Although it sounds a bit nonsensical with so much around us to capture in stills, why would photographers ever be short on creative inspiration from their surroundings, but this can be a problem for many photographers. We often hear about writers blocks and ways to overcome this, however what advice are we given for when our photography becomes a little lacklustre after falling into a set routine with our shots. There are various ways that we can get our creative juices flowing again.
One of the first things that we find useful is to mix up your routine, especially if you’ve been working in the same way for many years. Whether this inolves taking a longer lunchtime break, or starting earlier and finishing the day earlier, or perhaps going for a wonder and letting the surroundings inspire you. Whatever, it is, do something that will break the rigour of your daily routine and you will find this has an automatic impact on your photography.

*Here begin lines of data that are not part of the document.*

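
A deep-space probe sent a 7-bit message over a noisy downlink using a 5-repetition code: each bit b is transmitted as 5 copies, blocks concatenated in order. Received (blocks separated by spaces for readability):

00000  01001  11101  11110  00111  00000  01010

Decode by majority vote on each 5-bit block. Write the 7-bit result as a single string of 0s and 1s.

Block 1 (00000): 0 ones → 0
Block 2 (01001): 2 ones → 0
Block 3 (11101): 4 ones → 1
Block 4 (11110): 4 ones → 1
Block 5 (00111): 3 ones → 1
Block 6 (00000): 0 ones → 0
Block 7 (01010): 2 ones → 0

0011100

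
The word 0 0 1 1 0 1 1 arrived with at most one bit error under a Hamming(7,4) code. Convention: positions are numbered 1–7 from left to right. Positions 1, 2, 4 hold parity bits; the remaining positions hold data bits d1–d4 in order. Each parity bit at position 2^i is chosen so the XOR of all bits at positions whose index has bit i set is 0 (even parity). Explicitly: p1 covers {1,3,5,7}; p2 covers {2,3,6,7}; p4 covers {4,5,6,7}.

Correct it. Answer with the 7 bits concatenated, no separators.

s1 (pos 1,3,5,7): 0⊕1⊕0⊕1 = 0
s2 (pos 2,3,6,7): 0⊕1⊕1⊕1 = 1
s4 (pos 4,5,6,7): 1⊕0⊕1⊕1 = 1
Syndrome s4…s1 = 110 → error at position 6.
Flip position 6: 0011011 → 0011001

0011001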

Another tactic we find very useful is to seek inspiration from others. The way this can be done is numerous and can be done through a variety of ways. Browsing the web and spending a little time on other photographers’ blogs are usually great ways to inject a little bit of inspiration – just be careful you don’t get too carried away and create carbon copies of their work. Other forms of inspiration can also come from the most unlikely of places, news stories, daily interactions, visiting museums/galleries etc. so always pay attention to what’s going around you.
Mix-it-up. Every photographer is perhaps guilty of sticking to their faithful pieces of kit, and perhaps on occasions reluctant to steer away from the ‘winning formula’, but by trying different lenses or having different set-ups will often result in improvements in the end results. Full-frame DSLRs are coming more into effect, so if you’re using a cropped-sensor DSLR perhaps it’s time to make the upgrade and experiment with different settings. You can, of course, revert back to your old set-up if you feel that’s producing the desired results.
Keep it simple. It’s a common misconception that the best photographic shots are the most complex ones, i.e. you’ve got to be kept suspended from a great height or have an extremely complicated pre set-up. Often, it’s not necessary to have elaborate set-ups and just waiting for the right moment can often reap the highest rewards. As much as we would all light to jet-off to caribbean islands or remote locations it’s usually not possible, and by stepping outside of our usual environment (even if this means driving to the countryside from the city) can often yield very creative and productive results. For photo-editing, this can be equally applicable and you don’t need to spend hours constantly tweaking, but instead go with your gut instuct the first time around.